Yates used  the opportunity to announce a New Policy on Individual Liability in Matters of Corporate Wrongdoing.
She emphasized that it is the Justice Department’s responsibility to pursue crime whether it occurs on the street corner or in the board room.
Additionally, prosecution of these crimes should include the individuals responsible, not just the corporate entities.
The intent to discourage criminal behavior on the part of corporate executives was first discussed by former Attorney General Eric Holder. Current Attorney General Loretta Lynch has committed to this goal and instructed DOJ officials on to act on it.
Yates noted that the DOJ would not be deterred by the inherent difficulty in bringing sustainable charges against individuals in corporate cases. She said that the following six actions will become standard DOJ practice:

  • Flip Factors. Effective immediately, [DOJ] has revised its policy guidance to require that if a company wants any credit for cooperation, it must identify all individuals involved in the wrongdoing, regardless of their position, status, or seniority in the company and provide all relevant facts about their misconduct. It’s all or nothing.
  • The department has instructed its attorneys that, going forward, they are to focus on individuals from the start of an investigation, regardless of whether the investigation begins civilly or criminally.
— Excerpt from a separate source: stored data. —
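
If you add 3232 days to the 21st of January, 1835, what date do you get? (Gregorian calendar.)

November 27, 1843

+365 (one year) → Jan 21, 1836 (2867 left).
+366 (one year; includes Feb 29, 1836) → Jan 21, 1837 (2501 left).
+365 (one year) → Jan 21, 1838 (2136 left).
+365 (one year) → Jan 21, 1839 (1771 left).
+365 (one year) → Jan 21, 1840 (1406 left).
+366 (one year; includes Feb 29, 1840) → Jan 21, 1841 (1040 left).
+365 (one year) → Jan 21, 1842 (675 left).
+365 (one year) → Jan 21, 1843 (310 left).
Jan has 31 days: +11 → Feb 1, 1843 (299 left).
Feb has 28 days: +28 → Mar 1, 1843 (271 left).
Mar has 31 days: +31 → Apr 1, 1843 (240 left).
Apr has 30 days: +30 → May 1, 1843 (210 left).
May has 31 days: +31 → Jun 1, 1843 (179 left).
Jun has 30 days: +30 → Jul 1, 1843 (149 left).
Jul has 31 days: +31 → Aug 1, 1843 (118 left).
Aug has 31 days: +31 → Sep 1, 1843 (87 left).
Sep has 30 days: +30 → Oct 1, 1843 (57 left).
Oct has 31 days: +31 → Nov 1, 1843 (26 left).
+26 → Nov 27, 1843.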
  • The best way to ensure that criminal prosecutors don’t need to go back and build a new case after the civil attorneys finish their inquiry—or vice versa—is to make sure that everyone’s talking to each other from the very beginning. And so we are directing our civil and criminal attorneys to collaborate to the full extent permitted by law at all stages of the investigation.
  • Resolve cases with individuals before or at the same time that we resolve the matter against the corporation.
  • If DOJ attorneys decide it is necessary to resolve the corporate case first, they will only be permitted to do so once they have demonstrated a clear plan to their supervisors for resolving the related individual cases—promptly and before the statute of limitations expires. [Written approval by the supervisors of the prosecuting attorneys will be required, and such permission will be granted only after a stringent review process.]
  • We’re broadening the focus of our civil enforcement strategy to not just focus on the potential monetary recovery.